The bubble around Ubik’s head disappeared. “Good work. I was trying to warn you but you weren’t listening.”

“We heard you,” said Fig.

“That’s why I took my suit off,” said PT as he put on Nifell’s suit. “Why did you think I was getting undressed?”

Ubik shrugged. “I don’t judge. I could have helped, you know?”

“By introducing the element of what-the-hell?” said PT. “Maybe next time.”

“No, really, I’m thinking I could learn a thing or two from you. Expand my repertoire.” He walked over to Nifell’s rigid body on the floor. “A little less compulsive, a little more introspective, right? Teamwork — everyone pulling in the same direction.”

PT and Fig looked like each other. Neither gave the impression of being convinced. He would have to prove his sincerity, which was fine. You had to earn trust.

Ubik bent down and looked at Nifell’s head. He couldn’t see anything through the dark helmet. He put out his hand and then passed it through the helmet, his flaxen glove slipping through the force field.

He moved his hand over Nifell’s face, barely avoided getting bitten, and then took out his hand again.
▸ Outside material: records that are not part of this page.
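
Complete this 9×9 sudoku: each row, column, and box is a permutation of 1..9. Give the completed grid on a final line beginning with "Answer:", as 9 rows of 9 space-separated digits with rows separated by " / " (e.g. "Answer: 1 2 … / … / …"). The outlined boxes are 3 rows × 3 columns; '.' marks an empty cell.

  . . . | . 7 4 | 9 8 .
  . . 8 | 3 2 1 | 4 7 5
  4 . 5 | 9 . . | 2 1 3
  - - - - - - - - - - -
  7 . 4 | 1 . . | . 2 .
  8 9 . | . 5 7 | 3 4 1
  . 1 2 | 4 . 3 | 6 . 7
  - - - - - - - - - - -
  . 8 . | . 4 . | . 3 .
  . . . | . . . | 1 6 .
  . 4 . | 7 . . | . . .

Step 1. [r8c4∈{2,5,8}] r8c4 is the only open cell in col 4 admitting 8. So r8c4=8.
Step 2. [r2c2∈{6}] nothing but 6 survives at r2c2, so r2c2=6.
Step 3. [r6c1∈{5}] r6c1 is down to just 5. So r6c1=5.
Step 4. [r9c5∈{1,3,6,9}] r9c5 is the only open cell in col 5 admitting 1. So r9c5=1.
Step 5. [r6c5∈{8,9}] across row 6, 8 lands solely at r6c5. So r6c5=8.
Step 6. [r8c2∈{2,3,5,7}] 5 has one home in col 2: r8c2 ⇒ r8c2=5.
Step 7. [r9c8∈{5,9}] r9c8 is the only open cell in col 8 admitting 5 ⇒ r9c8=5.
Step 8. [r7c6∈{2,5,6,9}] col 6 places 5 nowhere but r7c6. So r7c6=5.
Step 9. [r5c3∈{6}] nothing but 6 survives at r5c3, so r5c3=6.
Step 10. [r2c1∈{9}] r2c1's peers cover all but 9, so r2c1=9.
Step 11. [r3c5∈{6}] only 6 remains possible at r3c5. So r3c5=6.
Step 12. [r7c4∈{2,6}] col 4 places 6 nowhere but r7c4, so r7c4=6.
Step 13. [r8c5∈{3,9}] across col 5, 3 lands solely at r8c5 ⇒ r8c5=3.
Step 14. [r8c1∈{2}] r8c1's peers cover all but 2. So r8c1=2.
Step 15. [r8c6∈{9}] only 9 remains possible at r8c6, so r8c6=9.
Step 16. [r7c1∈{1}] r7c1 has the single candidate 1. So r7c1=1.
Step 17. [r1c1∈{3}] only 3 remains possible at r1c1 ⇒ r1c1=3.
Step 18. [r9c7∈{8}] only 8 remains possible at r9c7 ⇒ r9c7=8.
Step 19. [r7c9∈{2,9}] r7c9 is the only open cell in row 7 admitting 2, so r7c9=2.
Step 20. [r9c9∈{9}] nothing but 9 survives at r9c9. So r9c9=9.
Step 21. [r7c3∈{7,9}] r7c3 is the only open cell in row 7 admitting 9, so r7c3=9.
Step 22. [r7c7∈{7}] r7c7 has the single candidate 7 ⇒ r7c7=7.
Step 23. [r3c2∈{7}] nothing but 7 survives at r3c2. So r3c2=7.
Step 24. [r9c1∈{6}] r9c1's peers cover all but 6. So r9c1=6.
Step 25. [r4c7∈{5}] r4c7 has the single candidate 5 ⇒ r4c7=5.
Step 26. [r1c2∈{2}] r1c2 is down to just 2, so r1c2=2.
Step 27. [r1c4∈{5}] only 5 remains possible at r1c4. So r1c4=5.
Step 28. [r6c8∈{9}] r6c8 has the single candidate 9 ⇒ r6c8=9.
Step 29. [r4c9∈{8}] r4c9 is down to just 8. So r4c9=8.
Step 30. [r5c4∈{2}] r5c4 is down to just 2. So r5c4=2.
Step 31. [r1c3∈{1}] r1c3 is down to just 1 ⇒ r1c3=1.
Step 32. [r4c5∈{9}] nothing but 9 survives at r4c5, so r4c5=9.
Step 33. [r8c9∈{4}] only 4 remains possible at r8c9 ⇒ r8c9=4.
Step 34. [r9c6∈{2}] r9c6 has the single candidate 2 ⇒ r9c6=2.
Step 35. [r4c2∈{3}] r4c2 is down to just 3 ⇒ r4c2=3.
Step 36. [r3c6∈{8}] r3c6 is down to just 8 ⇒ r3c6=8.
Step 37. [r1c9∈{6}] r1c9's peers cover all but 6, so r1c9=6.
Step 38. [r4c6∈{6}] r4c6 is down to just 6. So r4c6=6.
Step 39. [r9c3∈{3}] r9c3 is down to just 3 ⇒ r9c3=3.
Step 40. [r8c3∈{7}] nothing but 7 survives at r8c3. So r8c3=7.

Answer: 3 2 1 5 7 4 9 8 6 / 9 6 8 3 2 1 4 7 5 / 4 7 5 9 6 8 2 1 3 / 7 3 4 1 9 6 5 2 8 / 8 9 6 2 5 7 3 4 1 / 5 1 2 4 8 3 6 9 7 / 1 8 9 6 4 5 7 3 2 / 2 5 7 8 3 9 1 6 4 / 6 4 3 7 1 2 8 5 9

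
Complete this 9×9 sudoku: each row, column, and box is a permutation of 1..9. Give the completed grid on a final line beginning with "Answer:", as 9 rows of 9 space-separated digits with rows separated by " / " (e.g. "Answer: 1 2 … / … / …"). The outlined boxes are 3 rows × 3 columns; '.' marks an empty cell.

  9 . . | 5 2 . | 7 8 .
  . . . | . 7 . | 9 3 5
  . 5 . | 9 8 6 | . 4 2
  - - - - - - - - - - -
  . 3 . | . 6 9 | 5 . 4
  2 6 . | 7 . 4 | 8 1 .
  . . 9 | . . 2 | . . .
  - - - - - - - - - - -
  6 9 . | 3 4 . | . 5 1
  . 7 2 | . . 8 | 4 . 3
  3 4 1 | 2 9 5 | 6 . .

Step 1. [r6c1∈{1,4,5,7,8}] row 6 places 4 nowhere but r6c1. So r6c1=4.
Step 2. [r1c2∈{1}] r1c2's peers cover all but 1, so r1c2=1.
Step 3. [r6c2∈{8}] nothing but 8 survives at r6c2 ⇒ r6c2=8.
Step 4. [r6c4∈{1}] r6c4 has the single candidate 1. So r6c4=1.
Step 5. [r9c8∈{7}] nothing but 7 survives at r9c8 ⇒ r9c8=7.
Step 6. [r2c3∈{4,6,8}] row 2 places 6 nowhere but r2c3, so r2c3=6.
Step 7. [r5c5∈{3,5}] in row 5, 3 fits only at r5c5 ⇒ r5c5=3.
Step 8. [r3c1∈{7}] r3c1 is down to just 7, so r3c1=7.
Step 9. [r6c9∈{6,7}] r6c9 is the only open cell in row 6 admitting 7. So r6c9=7.
Step 10. [r3c3∈{3}] r3c3 is down to just 3 ⇒ r3c3=3.
Step 11. [r2c1∈{8}] r2c1 is down to just 8. So r2c1=8.
Step 12. [r4c3∈{7}] nothing but 7 survives at r4c3, so r4c3=7.
Step 13. [r8c4∈{6}] r8c4's peers cover all but 6, so r8c4=6.
Step 14. [r7c7∈{2}] r7c7 has the single candidate 2. So r7c7=2.
Step 15. [r6c8∈{6}] only 6 remains possible at r6c8. So r6c8=6.
Step 16. [r5c9∈{9}] only 9 remains possible at r5c9, so r5c9=9.
Step 17. [r4c8∈{2}] only 2 remains possible at r4c8. So r4c8=2.
Step 18. [r9c9∈{8}] r9c9 has the single candidate 8, so r9c9=8.
Step 19. [r4c1∈{1}] r4c1 is down to just 1. So r4c1=1.
Step 20. [r1c3∈{4}] r1c3 is down to just 4 ⇒ r1c3=4.
Step 21. [r8c5∈{1}] nothing but 1 survives at r8c5, so r8c5=1.
Step 22. [r2c4∈{4}] r2c4 is down to just 4, so r2c4=4.
Step 23. [r1c6∈{3}] r1c6's peers cover all but 3, so r1c6=3.
Step 24. [r1c9∈{6}] r1c9 is down to just 6. So r1c9=6.
Step 25. [r2c2∈{2}] r2c2's peers cover all but 2. So r2c2=2.
Step 26. [r2c6∈{1}] r2c6 has the single candidate 1. So r2c6=1.
Step 27. [r4c4∈{8}] only 8 remains possible at r4c4 ⇒ r4c4=8.
Step 28. [r6c5∈{5}] r6c5's peers cover all but 5. So r6c5=5.
Step 29. [r5c3∈{5}] r5c3 is down to just 5. So r5c3=5.
Step 30. [r3c7∈{1}] r3c7 has the single candidate 1 ⇒ r3c7=1.
Step 31. [r6c7∈{3}] r6c7 is down to just 3, so r6c7=3.
Step 32. [r8c1∈{5}] r8c1 has the single candidate 5, so r8c1=5.
Step 33. [r8c8∈{9}] r8c8 has the single candidate 9, so r8c8=9.
Step 34. [r7c3∈{8}] nothing but 8 survives at r7c3, so r7c3=8.
Step 35. [r7c6∈{7}] r7c6 has the single candidate 7, so r7c6=7.

Answer: 9 1 4 5 2 3 7 8 6 / 8 2 6 4 7 1 9 3 5 / 7 5 3 9 8 6 1 4 2 / 1 3 7 8 6 9 5 2 4 / 2 6 5 7 3 4 8 1 9 / 4 8 9 1 5 2 3 6 7 / 6 9 8 3 4 7 2 5 1 / 5 7 2 6 1 8 4 9 3 / 3 4 1 2 9 5 6 7 8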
He had one nanodrone between thumb and forefinger.

“Oh,” said Ubik. “Should I have told you I was going to do that?”

PT shook his head.

“It’s fine,” said Fig. “Go at your own pace.”

Ubik held up the nanodrone. “Hey, you in there? Listen, we’re going inside. You can come but you have to help. No free rides. We have to work together. Then, later, you can try to kill us. If you think you can.”

“That isn’t what I thought he meant by teamwork,” said PT.

“It’s… a novel approach,” said Fig.

The chamber they were in lit up. The light came from a glowing projection that filled most of the room. It looked like a map, several levels.

“Okay, Big Head,” said Ubik. “Welcome to the team.”